Variation is great IMO


----------



## Grizzly Adams (Mar 16, 2012)

ThreeGigs said:


> For arms, it's easy. Get yourself a pair of dumbells, and do high rep work at home. High rep like a weight you can do 30-40 reps with until the lactic acid buildup shuts your muscle down. Do it 3 times a day, maybe an hour or more apart. Do it every day *except* on the days you do heavy arm work.
> 
> Do the heavy work at the gym as part of whatever routine you're doing. 3 sets of 8 reps, whatever.



Has anyone else used a something similar to this with good results? Sounds kinda interesting...

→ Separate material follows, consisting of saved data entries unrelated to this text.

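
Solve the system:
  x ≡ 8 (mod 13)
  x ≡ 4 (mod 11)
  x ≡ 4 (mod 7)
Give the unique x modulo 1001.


Moduli 13, 11, 7 are pairwise coprime; by CRT there is a unique solution modulo M = 13 · 11 · 7 = 1001.
Solve pairwise, accumulating the modulus:
  Start with x ≡ 8 (mod 13).
  Combine with x ≡ 4 (mod 11): since gcd(13, 11) = 1, we get a unique residue mod 143.
    Write x = 8 + 13·t and substitute into x ≡ 4 (mod 11): 13·t ≡ 4 − 8 = -4 (mod 11).
    Reduce coefficients mod 11: 2·t ≡ 7 (mod 11).
    The inverse of 2 mod 11 is 6 (since 2·6 = 12 = 1·11 + 1), so t ≡ 6·7 = 42 ≡ 9 (mod 11).
    Then x = 8 + 13·9 = 125, valid modulo lcm(13, 11) = 143: x ≡ 125 (mod 143).
  Combine with x ≡ 4 (mod 7): since gcd(143, 7) = 1, we get a unique residue mod 1001.
    Write x = 125 + 143·t and substitute into x ≡ 4 (mod 7): 143·t ≡ 4 − 125 = -121 (mod 7).
    Reduce coefficients mod 7: 3·t ≡ 5 (mod 7).
    The inverse of 3 mod 7 is 5 (since 3·5 = 15 = 2·7 + 1), so t ≡ 5·5 = 25 ≡ 4 (mod 7).
    Then x = 125 + 143·4 = 697, valid modulo lcm(143, 7) = 1001: x ≡ 697 (mod 1001).
Verify: 697 mod 13 = 8 ✓, 697 mod 11 = 4 ✓, 697 mod 7 = 4 ✓.

x ≡ 697 (mod 1001).


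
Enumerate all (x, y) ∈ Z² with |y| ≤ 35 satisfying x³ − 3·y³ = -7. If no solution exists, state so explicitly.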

My only concern is how it would impact recovery/effect your main lifts for chest/back if your arms aren't recovering properly.


----------



## Caretaker (Mar 16, 2012)

BigD4life said:


> Doing both is the way to go. Yoy want to stimulate both slow and fast twich muscles. Also change up your work out. Dont do the same thing two weeks running. Keep your muscles guessing


 
This^^^^^^^^^^^^^^^^^^^^^^^^^^^
Also, I`ve found personally when I train for strength, I get bigger. Lift heavy, tear muscles apart, recover, grow.
Remember, lifting doesn`t BUILD muscle, it destroys it, Nutrition/rest rebuilds it bigger and better than before.


----------



## dave 236 (Mar 17, 2012)

Ihavehad good success by rotating between a 4x10 program for three weeks to 4x8 for 3 weeks and thena 5x5 for three. The key for me anyway is to usea weight on the 4x10 that i can do 12-15 reps with butdo 10 rest for about 40-45seconds and do the next set andso on. As you switch to 4x8 increase both the weight and the rest period and once again as you move to the 5x5 sequence.  This has given me both strength and size gains on a fairly consistant basis. Shorter rest intervals save timeas well.


----------



## bigbenj (Mar 17, 2012)

I never stick to a rep range. May go as low as a single and as high as 50 reps, in the same workout.


----------



## Calves of Steel (Mar 18, 2012)

For arms I find 10-20 reps is the best for size. So I'll do a few sets aiming for 10-12 reps and a few aiming for 18-20 reps. Usually half of my sets are to near-failure, and the other half are to failure (not including warmup).


----------



## 32bulkcycle (Mar 18, 2012)

The most important thing to remember when trying to put size on to your arms is that your body is going to naturally want to be in proportion so you CANNOT make your arms significantly bigger without making your entire body bigger. Ive seen guys train chest, back, legs, & shoulders all once a week while at the same time training their arms every other day. Its the dumbest shit ever. Not to mention the fact that your arms are being indirectly worked with almost every upper body exercise that you do.


----------



## fatsopower (Mar 18, 2012)

squats will make your arms grow - yeah, squats..... but real weight for real reps .... guaranteed


----------



## melochai (Aug 23, 2014)

Subbed!


----------



## jeffnalma (Sep 15, 2014)

I would lift heavy to get big unless your trying to get toned then I would lift several sets of less weight. hope this helps


----------



## oldschoolman51 (Sep 17, 2014)

*high --low  reps*

dude i always was a believer in how i feel on this day is how i decide rep range,,,high ,low,,21s, etc all have their benfit,whatever zone your in go for,,id stick with 8 12 reps most time but change due to how you feel and is a good change of pace,,alittle fun too,


----------



## WINSTON (Oct 5, 2014)

in bodybuilding you need slightly higher reps than in powerlifting . for the pump . but some type two fibers  are reached only by reps of 5 and a bit under . between 5 and 15 would reach everything almost .


----------



## raysd21 (Oct 5, 2014)

Yes.  Variety is the spice of life.

And helps in BB as well...


----------



## zerofvcks (Oct 9, 2014)

Lifting heavy never made a huge difference in my arms growth but what did was total focus on the squeeze and executing every rep slowly. Truly focusing on the mind/muscle connection. Some body parts I can get away with doing a little cheating here and there but for my arms, diligently keeping form was the best thing I could of done.


----------



## aminoman74 (Oct 11, 2014)

Do both for 6 weeks go heavy then switch to high volume.  I do dorian yates training but change the rep range around.


----------



## WINSTON (Oct 14, 2014)

does superesets works for arms i know biceps triceps combination was used with sucess.


----------